Review: Rim Tanon In Upper Kirby Serves A Refined Yet Unfussy Take On Thai
At Rim Tanon, a modest but attractively designed Thai restaurant located at 2241 Richmond (near Hobbit Cafe), three people can comfortably dine together on a hundred spot, total, and all luxuriously cruise through the menu. That covers each person ordering an appetizer, entrée and non-alcoholic beverage.
That is not to say this is “cheap” Thai food. Portion sizes are occasionally a bit small, even for the modest prices, but there’s a beckoning, unfussy elegance about chef Nunnapat Triwatkhunakon’s dishes. Yet, unlike other restaurants that ballyhoo their “upscale” Asian food, Rim Tanon never seems like it’s trying too hard to make an impression. It simply aims to be a comfortable spot for lunch or a casual dinner, made even more so by genuinely helpful servers happy to lend gentle advice or explanations.
Guests used to typical Thai dishes served across Houston are likely to get introduced to new favorite flavors and textures at Rim Tanon. Indeed, it’s well worth going off the beaten path here and steering towards seldom-seen dishes like the $6 Ma Hor appetizer. (The dish is also known as Ma Haw and Ma Ho.) Three, loosely formed “meat balls” of ground pork and peanuts are perched on a “fresh fruit morsel.” Ours came atop pineapple slices. The tropical acidity was just right for brightening the pork concoction, which was a bit crumbly and tended to fall apart, but was worth the effort nonetheless.
Although the moniker is “Modern Thai Street Food” (the “Rim” part of the restaurant name means “roadside”), there are many dishes that will be very familiar to Houstonians. Tom Yum (in this case, the $6 version with shrimp—also available meatless or with chicken) has a Thai chili-driven heat that is middle-of-the-road; it should be tolerable for most palates thanks to being tempered with a bit of sweet palm sugar. (Crushed dried chiles are on the table for diners who want to light it up.) More remarkable is the depth of flavor; the interplay of lemongrass, lime juice, kaffir lime leaves and galangal is what this soup is all about.
Even tried-and-true Pad Thai seems much more elegant and exciting than before.
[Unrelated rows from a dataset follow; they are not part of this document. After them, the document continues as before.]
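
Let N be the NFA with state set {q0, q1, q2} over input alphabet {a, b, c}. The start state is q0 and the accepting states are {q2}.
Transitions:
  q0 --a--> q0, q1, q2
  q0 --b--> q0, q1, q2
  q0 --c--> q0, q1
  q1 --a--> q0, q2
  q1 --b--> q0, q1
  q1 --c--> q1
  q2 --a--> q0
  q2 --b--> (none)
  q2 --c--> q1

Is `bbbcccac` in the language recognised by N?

rejected

Start: {q0}
read b: {q0, q1, q2}
read b: {q0, q1, q2}
read b: {q0, q1, q2}
read c: {q0, q1}
read c: {q0, q1}
read c: {q0, q1}
read a: {q0, q1, q2}
read c: {q0, q1}
Reachable ∩ accepting = {} — empty.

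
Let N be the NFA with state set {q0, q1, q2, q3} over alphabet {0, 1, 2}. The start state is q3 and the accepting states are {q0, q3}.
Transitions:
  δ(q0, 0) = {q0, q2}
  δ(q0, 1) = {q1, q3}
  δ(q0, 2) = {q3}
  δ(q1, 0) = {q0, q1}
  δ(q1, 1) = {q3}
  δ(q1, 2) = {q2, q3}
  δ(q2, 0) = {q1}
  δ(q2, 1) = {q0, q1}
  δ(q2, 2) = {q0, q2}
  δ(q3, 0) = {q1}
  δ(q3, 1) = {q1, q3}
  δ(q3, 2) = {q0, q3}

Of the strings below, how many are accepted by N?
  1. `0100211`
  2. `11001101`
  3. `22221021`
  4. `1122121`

4

`0100211`: accepted
`11001101`: accepted
`22221021`: accepted
`1122121`: accepted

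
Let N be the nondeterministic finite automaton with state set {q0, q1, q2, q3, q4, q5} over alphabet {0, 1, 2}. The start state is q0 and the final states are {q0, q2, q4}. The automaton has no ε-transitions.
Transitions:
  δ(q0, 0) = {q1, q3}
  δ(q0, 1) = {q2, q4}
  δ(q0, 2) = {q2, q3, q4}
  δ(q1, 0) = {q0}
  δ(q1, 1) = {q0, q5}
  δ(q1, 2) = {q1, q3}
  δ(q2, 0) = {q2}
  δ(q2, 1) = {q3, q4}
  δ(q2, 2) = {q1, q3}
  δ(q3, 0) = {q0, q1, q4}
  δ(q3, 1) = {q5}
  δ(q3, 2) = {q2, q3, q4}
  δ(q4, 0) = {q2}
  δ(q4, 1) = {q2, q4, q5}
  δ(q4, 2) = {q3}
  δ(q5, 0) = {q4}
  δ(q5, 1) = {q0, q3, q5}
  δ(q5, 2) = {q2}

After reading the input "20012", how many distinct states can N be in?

4

Start: {q0}
read 2: {q2, q3, q4}
read 0: {q0, q1, q2, q4}
read 0: {q0, q1, q2, q3}
read 1: {q0, q2, q3, q4, q5}
read 2: {q1, q2, q3, q4}
Final reachable set {q1, q2, q3, q4} has 4 states.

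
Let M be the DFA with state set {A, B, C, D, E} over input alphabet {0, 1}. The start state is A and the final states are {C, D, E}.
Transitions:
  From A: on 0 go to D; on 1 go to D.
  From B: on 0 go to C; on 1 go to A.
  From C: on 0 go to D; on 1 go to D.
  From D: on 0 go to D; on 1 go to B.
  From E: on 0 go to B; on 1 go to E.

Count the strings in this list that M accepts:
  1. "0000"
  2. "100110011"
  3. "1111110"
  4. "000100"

"0000": accepted
"100110011": rejected
"1111110": accepted
"000100": accepted

3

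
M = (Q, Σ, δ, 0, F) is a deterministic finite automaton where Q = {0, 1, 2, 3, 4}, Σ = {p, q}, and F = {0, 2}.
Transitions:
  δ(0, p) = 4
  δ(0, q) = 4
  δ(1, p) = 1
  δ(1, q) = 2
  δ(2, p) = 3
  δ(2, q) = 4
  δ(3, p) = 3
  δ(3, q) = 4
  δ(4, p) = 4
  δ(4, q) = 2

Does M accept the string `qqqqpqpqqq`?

0 --q--> 4
4 --q--> 2
2 --q--> 4
4 --q--> 2
2 --p--> 3
3 --q--> 4
4 --p--> 4
4 --q--> 2
2 --q--> 4
4 --q--> 2
End in state 2, which is an accepting state.

accepted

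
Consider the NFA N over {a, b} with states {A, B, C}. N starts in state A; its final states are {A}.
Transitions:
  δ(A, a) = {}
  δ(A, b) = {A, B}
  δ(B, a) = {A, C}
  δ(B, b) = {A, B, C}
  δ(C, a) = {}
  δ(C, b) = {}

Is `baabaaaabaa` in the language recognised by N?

Start: {A}
read b: {A, B}
read a: {A, C}
read a: {}
The reachable set is empty and stays empty for the remaining 8 symbols.
Reachable ∩ accepting = {} — empty.

rejected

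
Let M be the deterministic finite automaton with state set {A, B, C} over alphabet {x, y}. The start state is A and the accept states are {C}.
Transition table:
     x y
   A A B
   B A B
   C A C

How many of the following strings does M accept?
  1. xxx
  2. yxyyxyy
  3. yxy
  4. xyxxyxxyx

0

xxx: rejected
yxyyxyy: rejected
yxy: rejected
xyxxyxxyx: rejected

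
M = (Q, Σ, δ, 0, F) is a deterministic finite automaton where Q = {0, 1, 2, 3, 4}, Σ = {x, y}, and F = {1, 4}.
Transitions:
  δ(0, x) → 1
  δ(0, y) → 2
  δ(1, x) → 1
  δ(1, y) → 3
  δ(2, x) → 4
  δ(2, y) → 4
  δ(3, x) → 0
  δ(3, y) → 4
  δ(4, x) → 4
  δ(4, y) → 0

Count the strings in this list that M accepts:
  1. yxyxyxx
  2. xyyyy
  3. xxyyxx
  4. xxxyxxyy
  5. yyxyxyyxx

4

yxyxyxx: accepted
xyyyy: rejected
xxyyxx: accepted
xxxyxxyy: accepted
yyxyxyyxx: accepted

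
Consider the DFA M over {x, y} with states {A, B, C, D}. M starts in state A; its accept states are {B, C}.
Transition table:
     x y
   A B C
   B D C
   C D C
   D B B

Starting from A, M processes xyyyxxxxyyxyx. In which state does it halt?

A --x--> B
B --y--> C
C --y--> C
C --y--> C
C --x--> D
D --x--> B
B --x--> D
D --x--> B
B --y--> C
C --y--> C
C --x--> D
D --y--> B
B --x--> D

D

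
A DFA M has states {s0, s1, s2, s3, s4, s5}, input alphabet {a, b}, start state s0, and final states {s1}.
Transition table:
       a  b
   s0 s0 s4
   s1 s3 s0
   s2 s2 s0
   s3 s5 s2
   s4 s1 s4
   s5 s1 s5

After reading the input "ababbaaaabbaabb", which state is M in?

s0

s0 --a--> s0
s0 --b--> s4
s4 --a--> s1
s1 --b--> s0
s0 --b--> s4
s4 --a--> s1
s1 --a--> s3
s3 --a--> s5
s5 --a--> s1
s1 --b--> s0
s0 --b--> s4
s4 --a--> s1
s1 --a--> s3
s3 --b--> s2
s2 --b--> s0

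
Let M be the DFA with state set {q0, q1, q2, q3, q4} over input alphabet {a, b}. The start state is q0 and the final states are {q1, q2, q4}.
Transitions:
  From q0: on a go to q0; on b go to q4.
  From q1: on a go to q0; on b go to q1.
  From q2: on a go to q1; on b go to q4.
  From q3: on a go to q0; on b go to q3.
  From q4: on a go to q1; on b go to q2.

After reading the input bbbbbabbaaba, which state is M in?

q0 --b--> q4
q4 --b--> q2
q2 --b--> q4
q4 --b--> q2
q2 --b--> q4
q4 --a--> q1
q1 --b--> q1
q1 --b--> q1
q1 --a--> q0
q0 --a--> q0
q0 --b--> q4
q4 --a--> q1

q1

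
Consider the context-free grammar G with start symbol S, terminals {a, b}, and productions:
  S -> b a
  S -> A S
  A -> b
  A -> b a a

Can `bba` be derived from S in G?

S ⇒ AS ⇒ bS ⇒ bba

yes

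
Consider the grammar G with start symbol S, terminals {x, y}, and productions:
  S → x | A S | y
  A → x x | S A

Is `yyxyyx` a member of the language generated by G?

no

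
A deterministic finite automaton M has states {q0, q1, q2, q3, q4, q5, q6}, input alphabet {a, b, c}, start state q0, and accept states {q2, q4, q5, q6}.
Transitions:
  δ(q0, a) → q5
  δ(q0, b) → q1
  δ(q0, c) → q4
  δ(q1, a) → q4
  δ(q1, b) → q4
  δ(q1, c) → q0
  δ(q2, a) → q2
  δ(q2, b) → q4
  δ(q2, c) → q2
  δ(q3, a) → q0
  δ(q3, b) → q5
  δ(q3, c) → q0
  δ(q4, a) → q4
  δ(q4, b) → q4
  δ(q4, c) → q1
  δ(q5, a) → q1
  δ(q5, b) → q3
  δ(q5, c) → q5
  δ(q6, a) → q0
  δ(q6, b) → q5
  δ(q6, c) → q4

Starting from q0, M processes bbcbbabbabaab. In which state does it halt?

q4

q0 --b--> q1
q1 --b--> q4
q4 --c--> q1
q1 --b--> q4
q4 --b--> q4
q4 --a--> q4
q4 --b--> q4
q4 --b--> q4
q4 --a--> q4
q4 --b--> q4
q4 --a--> q4
q4 --a--> q4
q4 --b--> q4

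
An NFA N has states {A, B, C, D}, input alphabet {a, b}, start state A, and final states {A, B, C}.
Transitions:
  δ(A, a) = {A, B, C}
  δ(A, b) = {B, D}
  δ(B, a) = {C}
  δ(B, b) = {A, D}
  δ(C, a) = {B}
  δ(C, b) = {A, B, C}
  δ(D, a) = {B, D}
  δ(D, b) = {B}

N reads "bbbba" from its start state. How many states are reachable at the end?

4

Start: {A}
read b: {B, D}
read b: {A, B, D}
read b: {A, B, D}
read b: {A, B, D}
read a: {A, B, C, D}
Final reachable set {A, B, C, D} has 4 states.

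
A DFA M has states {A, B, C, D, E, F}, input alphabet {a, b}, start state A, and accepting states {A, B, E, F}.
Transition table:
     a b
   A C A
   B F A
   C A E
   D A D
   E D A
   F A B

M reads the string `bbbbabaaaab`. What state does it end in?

A

A --b--> A
A --b--> A
A --b--> A
A --b--> A
A --a--> C
C --b--> E
E --a--> D
D --a--> A
A --a--> C
C --a--> A
A --b--> A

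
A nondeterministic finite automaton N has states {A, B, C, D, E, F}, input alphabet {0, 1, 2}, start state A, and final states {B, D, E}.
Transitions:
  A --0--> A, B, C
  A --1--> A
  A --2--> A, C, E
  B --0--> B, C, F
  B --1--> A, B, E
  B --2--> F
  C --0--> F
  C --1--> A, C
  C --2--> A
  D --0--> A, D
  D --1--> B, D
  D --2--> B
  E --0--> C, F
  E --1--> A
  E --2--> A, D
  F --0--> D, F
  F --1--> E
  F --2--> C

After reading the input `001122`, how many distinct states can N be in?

Start: {A}
read 0: {A, B, C}
read 0: {A, B, C, F}
read 1: {A, B, C, E}
read 1: {A, B, C, E}
read 2: {A, C, D, E, F}
read 2: {A, B, C, D, E}
Final reachable set {A, B, C, D, E} has 5 states.

5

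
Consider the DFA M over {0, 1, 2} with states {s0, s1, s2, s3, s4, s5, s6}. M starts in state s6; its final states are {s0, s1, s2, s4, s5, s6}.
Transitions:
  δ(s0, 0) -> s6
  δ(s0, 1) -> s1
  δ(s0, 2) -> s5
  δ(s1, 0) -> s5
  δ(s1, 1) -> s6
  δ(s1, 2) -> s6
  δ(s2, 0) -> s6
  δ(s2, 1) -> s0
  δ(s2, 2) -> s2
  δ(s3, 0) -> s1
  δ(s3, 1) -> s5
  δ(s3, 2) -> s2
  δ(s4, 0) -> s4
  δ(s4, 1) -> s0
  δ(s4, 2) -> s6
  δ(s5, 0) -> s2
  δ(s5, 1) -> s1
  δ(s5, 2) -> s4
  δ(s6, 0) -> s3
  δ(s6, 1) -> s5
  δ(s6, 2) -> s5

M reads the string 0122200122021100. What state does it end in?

s2

s6 --0--> s3
s3 --1--> s5
s5 --2--> s4
s4 --2--> s6
s6 --2--> s5
s5 --0--> s2
s2 --0--> s6
s6 --1--> s5
s5 --2--> s4
s4 --2--> s6
s6 --0--> s3
s3 --2--> s2
s2 --1--> s0
s0 --1--> s1
s1 --0--> s5
s5 --0--> s2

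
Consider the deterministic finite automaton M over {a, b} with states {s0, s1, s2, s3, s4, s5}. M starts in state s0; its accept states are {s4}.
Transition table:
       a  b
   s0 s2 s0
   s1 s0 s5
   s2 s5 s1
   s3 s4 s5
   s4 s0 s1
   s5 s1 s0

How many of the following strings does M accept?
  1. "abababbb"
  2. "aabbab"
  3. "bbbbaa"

"abababbb": rejected
"aabbab": rejected
"bbbbaa": rejected

0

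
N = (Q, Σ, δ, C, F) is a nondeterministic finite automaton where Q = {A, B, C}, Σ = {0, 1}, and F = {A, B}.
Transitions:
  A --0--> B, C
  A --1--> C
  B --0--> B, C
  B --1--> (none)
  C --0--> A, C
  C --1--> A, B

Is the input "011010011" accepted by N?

accepted

Start: {C}
read 0: {A, C}
read 1: {A, B, C}
read 1: {A, B, C}
read 0: {A, B, C}
read 1: {A, B, C}
read 0: {A, B, C}
read 0: {A, B, C}
read 1: {A, B, C}
read 1: {A, B, C}
Reachable ∩ accepting = {A, B} — nonempty.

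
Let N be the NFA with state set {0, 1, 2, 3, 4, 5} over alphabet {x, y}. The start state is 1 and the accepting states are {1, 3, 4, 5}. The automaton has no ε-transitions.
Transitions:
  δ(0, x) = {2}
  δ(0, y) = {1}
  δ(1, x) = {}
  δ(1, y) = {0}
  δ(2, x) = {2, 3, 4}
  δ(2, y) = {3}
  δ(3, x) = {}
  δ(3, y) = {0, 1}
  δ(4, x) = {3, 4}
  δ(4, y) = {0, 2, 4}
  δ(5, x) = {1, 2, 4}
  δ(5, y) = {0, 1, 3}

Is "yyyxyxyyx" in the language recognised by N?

Start: {1}
read y: {0}
read y: {1}
read y: {0}
read x: {2}
read y: {3}
read x: {}
The reachable set is empty and stays empty for the remaining 3 symbols.
Reachable ∩ accepting = {} — empty.

rejected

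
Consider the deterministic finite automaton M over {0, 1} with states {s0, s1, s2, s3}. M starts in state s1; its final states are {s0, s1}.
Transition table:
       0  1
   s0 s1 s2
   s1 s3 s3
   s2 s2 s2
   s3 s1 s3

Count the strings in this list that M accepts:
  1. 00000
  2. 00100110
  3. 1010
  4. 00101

2

00000: rejected
00100110: accepted
1010: accepted
00101: rejected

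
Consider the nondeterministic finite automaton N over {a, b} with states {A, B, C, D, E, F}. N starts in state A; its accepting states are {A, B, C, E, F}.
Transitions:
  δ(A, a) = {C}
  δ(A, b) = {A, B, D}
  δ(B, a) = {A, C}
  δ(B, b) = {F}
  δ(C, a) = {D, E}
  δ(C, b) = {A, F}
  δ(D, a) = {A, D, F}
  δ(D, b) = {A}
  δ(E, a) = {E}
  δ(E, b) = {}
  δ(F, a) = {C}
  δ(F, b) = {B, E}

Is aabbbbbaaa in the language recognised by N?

Start: {A}
read a: {C}
read a: {D, E}
read b: {A}
read b: {A, B, D}
read b: {A, B, D, F}
read b: {A, B, D, E, F}
read b: {A, B, D, E, F}
read a: {A, C, D, E, F}
read a: {A, C, D, E, F}
read a: {A, C, D, E, F}
Reachable ∩ accepting = {A, C, E, F} — nonempty.

accepted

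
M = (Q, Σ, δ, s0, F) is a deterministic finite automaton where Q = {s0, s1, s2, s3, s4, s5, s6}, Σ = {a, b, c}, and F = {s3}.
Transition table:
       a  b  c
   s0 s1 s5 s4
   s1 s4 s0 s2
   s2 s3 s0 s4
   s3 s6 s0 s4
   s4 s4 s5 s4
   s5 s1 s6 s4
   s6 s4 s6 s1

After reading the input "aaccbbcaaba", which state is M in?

s0 --a--> s1
s1 --a--> s4
s4 --c--> s4
s4 --c--> s4
s4 --b--> s5
s5 --b--> s6
s6 --c--> s1
s1 --a--> s4
s4 --a--> s4
s4 --b--> s5
s5 --a--> s1

s1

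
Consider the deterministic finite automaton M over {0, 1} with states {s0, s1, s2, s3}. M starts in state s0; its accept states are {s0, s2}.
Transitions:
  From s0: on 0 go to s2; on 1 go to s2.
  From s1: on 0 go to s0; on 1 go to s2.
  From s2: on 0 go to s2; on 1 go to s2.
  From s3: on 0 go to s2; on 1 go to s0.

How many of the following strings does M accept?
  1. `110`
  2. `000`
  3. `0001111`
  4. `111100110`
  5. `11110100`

`110`: accepted
`000`: accepted
`0001111`: accepted
`111100110`: accepted
`11110100`: accepted

5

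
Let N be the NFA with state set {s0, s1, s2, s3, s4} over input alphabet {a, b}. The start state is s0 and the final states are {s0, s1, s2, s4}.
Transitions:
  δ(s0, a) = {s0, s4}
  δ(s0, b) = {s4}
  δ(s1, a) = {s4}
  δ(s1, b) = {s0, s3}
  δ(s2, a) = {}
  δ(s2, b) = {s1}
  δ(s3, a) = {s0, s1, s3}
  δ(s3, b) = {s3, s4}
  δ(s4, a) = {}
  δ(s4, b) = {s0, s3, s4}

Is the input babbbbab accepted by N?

Start: {s0}
read b: {s4}
read a: {}
The reachable set is empty and stays empty for the remaining 6 symbols.
Reachable ∩ accepting = {} — empty.

rejected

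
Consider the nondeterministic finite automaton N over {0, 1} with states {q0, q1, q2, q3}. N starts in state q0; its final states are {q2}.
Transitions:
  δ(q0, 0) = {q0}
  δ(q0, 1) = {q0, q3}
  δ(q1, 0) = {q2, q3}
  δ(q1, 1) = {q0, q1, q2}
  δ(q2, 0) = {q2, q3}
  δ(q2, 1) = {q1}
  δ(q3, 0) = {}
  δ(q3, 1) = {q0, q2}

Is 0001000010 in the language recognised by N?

rejected

Start: {q0}
read 0: {q0}
read 0: {q0}
read 0: {q0}
read 1: {q0, q3}
read 0: {q0}
read 0: {q0}
read 0: {q0}
read 0: {q0}
read 1: {q0, q3}
read 0: {q0}
Reachable ∩ accepting = {} — empty.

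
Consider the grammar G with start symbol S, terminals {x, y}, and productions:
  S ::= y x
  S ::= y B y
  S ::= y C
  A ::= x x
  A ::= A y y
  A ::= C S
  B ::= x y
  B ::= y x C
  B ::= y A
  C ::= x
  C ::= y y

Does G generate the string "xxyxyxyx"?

no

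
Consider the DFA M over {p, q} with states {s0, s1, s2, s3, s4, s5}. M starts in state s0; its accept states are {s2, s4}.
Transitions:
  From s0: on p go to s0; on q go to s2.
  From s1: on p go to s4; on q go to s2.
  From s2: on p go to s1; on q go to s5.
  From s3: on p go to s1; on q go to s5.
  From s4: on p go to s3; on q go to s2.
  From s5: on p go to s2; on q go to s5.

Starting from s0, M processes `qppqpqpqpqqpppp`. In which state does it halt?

s0 --q--> s2
s2 --p--> s1
s1 --p--> s4
s4 --q--> s2
s2 --p--> s1
s1 --q--> s2
s2 --p--> s1
s1 --q--> s2
s2 --p--> s1
s1 --q--> s2
s2 --q--> s5
s5 --p--> s2
s2 --p--> s1
s1 --p--> s4
s4 --p--> s3

s3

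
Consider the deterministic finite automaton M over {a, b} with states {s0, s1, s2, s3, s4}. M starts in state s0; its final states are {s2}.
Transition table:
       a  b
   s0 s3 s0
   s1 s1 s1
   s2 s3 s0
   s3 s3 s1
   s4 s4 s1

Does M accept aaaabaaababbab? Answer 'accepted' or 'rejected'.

rejected

s0 --a--> s3
s3 --a--> s3
s3 --a--> s3
s3 --a--> s3
s3 --b--> s1
s1 --a--> s1
s1 --a--> s1
s1 --a--> s1
s1 --b--> s1
s1 --a--> s1
s1 --b--> s1
s1 --b--> s1
s1 --a--> s1
s1 --b--> s1
End in state s1, which is not an accepting state.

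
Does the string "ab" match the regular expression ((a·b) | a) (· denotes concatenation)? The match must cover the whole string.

The left alternative (a·b) matches ab.

yes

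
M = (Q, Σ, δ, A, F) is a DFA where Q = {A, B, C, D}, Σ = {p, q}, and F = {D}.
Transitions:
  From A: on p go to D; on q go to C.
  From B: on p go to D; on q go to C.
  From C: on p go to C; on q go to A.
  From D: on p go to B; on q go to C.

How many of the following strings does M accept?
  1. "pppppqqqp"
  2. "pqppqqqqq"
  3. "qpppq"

"pppppqqqp": rejected
"pqppqqqqq": rejected
"qpppq": rejected

0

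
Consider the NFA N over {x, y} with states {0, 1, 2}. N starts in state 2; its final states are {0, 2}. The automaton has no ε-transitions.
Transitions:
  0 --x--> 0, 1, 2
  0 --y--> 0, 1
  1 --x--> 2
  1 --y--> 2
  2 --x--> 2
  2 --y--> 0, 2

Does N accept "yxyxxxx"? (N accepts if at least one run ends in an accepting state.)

accepted

Start: {2}
read y: {0, 2}
read x: {0, 1, 2}
read y: {0, 1, 2}
read x: {0, 1, 2}
read x: {0, 1, 2}
read x: {0, 1, 2}
read x: {0, 1, 2}
Reachable ∩ accepting = {0, 2} — nonempty.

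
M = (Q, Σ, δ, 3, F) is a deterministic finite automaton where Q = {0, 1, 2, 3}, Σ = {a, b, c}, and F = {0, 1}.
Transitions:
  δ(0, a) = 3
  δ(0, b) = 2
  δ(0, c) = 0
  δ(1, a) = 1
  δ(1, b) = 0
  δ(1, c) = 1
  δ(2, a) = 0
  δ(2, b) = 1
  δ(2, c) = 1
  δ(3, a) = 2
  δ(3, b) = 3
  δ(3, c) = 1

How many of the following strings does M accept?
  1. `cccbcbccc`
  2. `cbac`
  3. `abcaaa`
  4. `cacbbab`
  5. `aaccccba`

4

`cccbcbccc`: accepted
`cbac`: accepted
`abcaaa`: accepted
`cacbbab`: rejected
`aaccccba`: accepted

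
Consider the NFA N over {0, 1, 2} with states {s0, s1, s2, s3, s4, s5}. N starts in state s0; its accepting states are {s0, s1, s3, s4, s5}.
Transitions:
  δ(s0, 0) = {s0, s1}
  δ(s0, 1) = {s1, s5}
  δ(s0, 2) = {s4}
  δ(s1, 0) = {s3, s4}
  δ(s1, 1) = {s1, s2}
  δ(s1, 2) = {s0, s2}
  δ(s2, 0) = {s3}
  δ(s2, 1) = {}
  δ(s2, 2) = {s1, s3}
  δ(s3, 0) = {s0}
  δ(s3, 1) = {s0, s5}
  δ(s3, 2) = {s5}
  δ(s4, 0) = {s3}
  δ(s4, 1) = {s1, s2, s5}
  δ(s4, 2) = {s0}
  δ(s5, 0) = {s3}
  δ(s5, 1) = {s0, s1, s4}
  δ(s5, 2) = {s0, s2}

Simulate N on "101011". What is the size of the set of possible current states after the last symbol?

Start: {s0}
read 1: {s1, s5}
read 0: {s3, s4}
read 1: {s0, s1, s2, s5}
read 0: {s0, s1, s3, s4}
read 1: {s0, s1, s2, s5}
read 1: {s0, s1, s2, s4, s5}
Final reachable set {s0, s1, s2, s4, s5} has 5 states.

5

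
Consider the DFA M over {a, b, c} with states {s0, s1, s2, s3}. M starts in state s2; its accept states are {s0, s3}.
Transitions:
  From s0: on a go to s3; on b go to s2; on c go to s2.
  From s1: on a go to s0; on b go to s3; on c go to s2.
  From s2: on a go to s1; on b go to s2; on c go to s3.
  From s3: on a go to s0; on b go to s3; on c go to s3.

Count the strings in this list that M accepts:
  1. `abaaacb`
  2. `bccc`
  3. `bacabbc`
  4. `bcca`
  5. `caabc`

`abaaacb`: rejected
`bccc`: accepted
`bacabbc`: accepted
`bcca`: accepted
`caabc`: accepted

4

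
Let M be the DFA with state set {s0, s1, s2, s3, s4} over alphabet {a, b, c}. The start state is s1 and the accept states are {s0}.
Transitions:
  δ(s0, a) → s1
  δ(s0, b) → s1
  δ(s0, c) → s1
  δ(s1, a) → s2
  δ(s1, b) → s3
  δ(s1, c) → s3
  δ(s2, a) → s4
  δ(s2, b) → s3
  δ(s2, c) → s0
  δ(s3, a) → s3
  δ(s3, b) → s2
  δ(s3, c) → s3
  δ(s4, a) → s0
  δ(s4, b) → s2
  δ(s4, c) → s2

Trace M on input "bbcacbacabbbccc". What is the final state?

s1 --b--> s3
s3 --b--> s2
s2 --c--> s0
s0 --a--> s1
s1 --c--> s3
s3 --b--> s2
s2 --a--> s4
s4 --c--> s2
s2 --a--> s4
s4 --b--> s2
s2 --b--> s3
s3 --b--> s2
s2 --c--> s0
s0 --c--> s1
s1 --c--> s3

s3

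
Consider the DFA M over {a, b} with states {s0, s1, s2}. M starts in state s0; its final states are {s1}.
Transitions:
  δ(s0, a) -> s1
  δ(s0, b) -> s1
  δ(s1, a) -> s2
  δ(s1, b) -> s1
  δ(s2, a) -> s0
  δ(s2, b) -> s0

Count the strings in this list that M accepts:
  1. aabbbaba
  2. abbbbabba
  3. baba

2

aabbbaba: accepted
abbbbabba: rejected
baba: accepted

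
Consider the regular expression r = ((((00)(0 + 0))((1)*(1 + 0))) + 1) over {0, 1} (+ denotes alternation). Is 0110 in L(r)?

Neither (((00)(0+0))((1)*(1+0))) nor 1 matches 0110.

no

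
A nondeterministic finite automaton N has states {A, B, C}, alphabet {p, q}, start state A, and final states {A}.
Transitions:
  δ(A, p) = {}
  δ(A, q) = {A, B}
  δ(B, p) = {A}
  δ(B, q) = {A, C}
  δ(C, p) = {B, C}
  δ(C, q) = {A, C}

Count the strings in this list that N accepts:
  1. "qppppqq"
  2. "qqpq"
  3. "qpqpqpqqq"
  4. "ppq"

2

"qppppqq": rejected
"qqpq": accepted
"qpqpqpqqq": accepted
"ppq": rejected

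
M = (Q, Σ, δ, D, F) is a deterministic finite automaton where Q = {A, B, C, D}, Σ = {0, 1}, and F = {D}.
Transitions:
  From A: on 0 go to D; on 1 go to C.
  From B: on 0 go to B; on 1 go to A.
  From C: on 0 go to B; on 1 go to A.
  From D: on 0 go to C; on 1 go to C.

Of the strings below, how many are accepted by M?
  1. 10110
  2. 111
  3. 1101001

0

10110: rejected
111: rejected
1101001: rejected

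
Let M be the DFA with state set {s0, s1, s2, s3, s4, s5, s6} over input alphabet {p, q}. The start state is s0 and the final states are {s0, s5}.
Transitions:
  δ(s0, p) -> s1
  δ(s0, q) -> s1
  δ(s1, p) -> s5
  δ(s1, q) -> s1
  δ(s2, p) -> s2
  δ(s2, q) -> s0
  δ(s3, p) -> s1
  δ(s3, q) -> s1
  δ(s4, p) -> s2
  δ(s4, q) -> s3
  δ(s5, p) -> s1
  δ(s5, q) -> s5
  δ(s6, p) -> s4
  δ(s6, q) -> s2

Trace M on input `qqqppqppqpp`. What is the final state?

s0 --q--> s1
s1 --q--> s1
s1 --q--> s1
s1 --p--> s5
s5 --p--> s1
s1 --q--> s1
s1 --p--> s5
s5 --p--> s1
s1 --q--> s1
s1 --p--> s5
s5 --p--> s1

s1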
The $14 presentation is gorgeous, with golden rounds of egg perched on the sides and the tamarind- and fish sauce-seasoned noodles piled in the center. On the other side is an abundance of crisp, fresh, soy bean sprouts. Diners can add a bit of nutty crunch by way of crushed peanuts, or amp up the heat with crushed red chile pepper. Like the Tom Yum, the noodles lean slightly to the sweet side, but not unpleasantly so.
There’s a small but well-chosen selection of curries. Of these the deep flavors of the pumpkin curry, available with chicken ($12) or beef ($14), is quite seductive. The “pumpkin” used traditionally is called kabocha. Here in the United States, it would be considered a winter squash. Either way, it goes wonderfully well with Rim Tanon’s complex red curry paste enriched with coconut milk and given additional zing of Thai basil.
It’s safe to say that Rim Tanon isn’t a craft cocktail hub—which is perfectly fine. There are plenty of other restaurants and bars going after that market. The laughable list features ’80s relics like the “Blow Job” (with the clarifying text “Fun Shot” next to it, apparently so people don’t get the wrong idea about what’s being offered). The $5 mix of Frangelico and Bailey’s Irish Cream topped with whipped cream is another old, dirty saw. There are a few dated “martinis” as well—a $10 riff on a chocolate martini named Mr. Rocher with “chocolate vodka, “whipping cream vodka” and “cocoa whip vodka” as well as a $7 sour apple martini. I’m not sure anyone is ready for these saccharine throwbacks to return—now, or ever. The wine list is equally unremarkable, with a handful of common reds, whites and one lonely Riesling. (Chateau Ste. Michelle, if you must know.)
Instead, enjoy the pretty little plates with one of the very palatable non-alcoholic drinks, such as the $4 pressed lemongrass “juice” flavored with pandan leaf (which tastes and smells a bit like a sugar cone) or a $5 fresh young coconut (which naturally includes a snack of silky, mild coconut flesh).
The understated delights of Rim Tanon are many and this modern Thai restaurant is an excellent addition to Upper Kirby. Let’s just hope it doesn’t get overlooked in that little, off-the-main-drag shopping center where Yelapa and Blue Fish House once lived. (Side note: the Houston Press reported that Rim Tanon is a “sister restaurant” to Blue Fish House, as well as Thai Cottage and Time For Thai. One location of Blue Fish House still exists in Sugar Land.)